GUITAR JAM TRACKS, BLUES JAM TRACKS, ROCK JAM TRACKS, FUSION JAM TRACKS, JAZZ JAM TRACKS, MP3 DOWNLOADS FROM JAMTRACKCENTRAL.COM



> This is a VERY special product! Guthrie Govan's debut album 'Erotic Cakes' is one of the most celebrated guitar albums of the past decade and features some of the finest musicianship and compositional skills we've ever heard. Our special 'Fives' package is still
> one of our most popular products, so we've worked together with Guthrie to create this... the complete set of Erotic Cakes backing tracks!
> These are not backing tracks that we've recreated. This is the real thing... Guthrie's studio recordings, but with the lead guitar parts
> removed. Included is a set of "Real Book" style transcriptions of all the composed parts, along with advice on what scales to
> ...



Pretty cool that it's the real deal recordings and he's taken a lot of time on the transcription book. I have a similar book for Alien Love Secrets and it's such a cool way to get into the playing on that album.
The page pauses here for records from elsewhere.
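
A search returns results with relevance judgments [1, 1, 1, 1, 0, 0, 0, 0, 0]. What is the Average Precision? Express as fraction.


Computing P@k for each relevant position:
Position 1: relevant, P@1 = 1/1 = 1
Position 2: relevant, P@2 = 2/2 = 1
Position 3: relevant, P@3 = 3/3 = 1
Position 4: relevant, P@4 = 4/4 = 1
Position 5: not relevant
Position 6: not relevant
Position 7: not relevant
Position 8: not relevant
Position 9: not relevant
Sum of P@k = 1 + 1 + 1 + 1 = 4
AP = 4 / 4 = 1

1


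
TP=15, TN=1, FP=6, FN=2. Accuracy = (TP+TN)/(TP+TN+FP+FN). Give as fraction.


Accuracy = (TP + TN) / (TP + TN + FP + FN)
TP + TN = 15 + 1 = 16
Total = 15 + 1 + 6 + 2 = 24
Accuracy = 16 / 24 = 2/3

2/3


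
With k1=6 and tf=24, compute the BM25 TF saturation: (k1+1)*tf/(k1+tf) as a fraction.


BM25 TF component = (k1+1)*tf / (k1+tf)
k1 = 6, tf = 24
Numerator = (6+1)*24 = 168
Denominator = 6 + 24 = 30
= 168/30 = 28/5

28/5


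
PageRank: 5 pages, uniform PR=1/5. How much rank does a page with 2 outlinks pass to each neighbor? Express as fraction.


Initial PR = 1/5 = 1/5
Outlinks = 2
Contribution per link = PR / outlinks
= 1/5 / 2
= 1/10

1/10


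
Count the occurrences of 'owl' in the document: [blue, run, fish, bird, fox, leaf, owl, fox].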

I know it seems like a lot of money in the US, but compare it to paying $25 for a tab anthology book with mistakes in it that doesn't come with any backings.


----------



## troyguitar (Jan 7, 2011)

That is really cool. I'd like to see more guys do something like this (I mean you, Jeff Loomis!).


----------



## Overtone (Jan 8, 2011)

I bought it yesterday. The quality of the tracks is incredible! The book shows you all the main themes and some of the thought out licks (say the chorus tapping idea in Sevens), and also has a brief description of modes to try over the various chords in each song. It's to the point, but still helpful. Anyway, it's quite fun, not least of all because there are enough chord changes to keep things interesting, but not so many that I lose my way.


----------



## KoenDercksen (Jan 10, 2011)

Got it as well, great stuff!


----------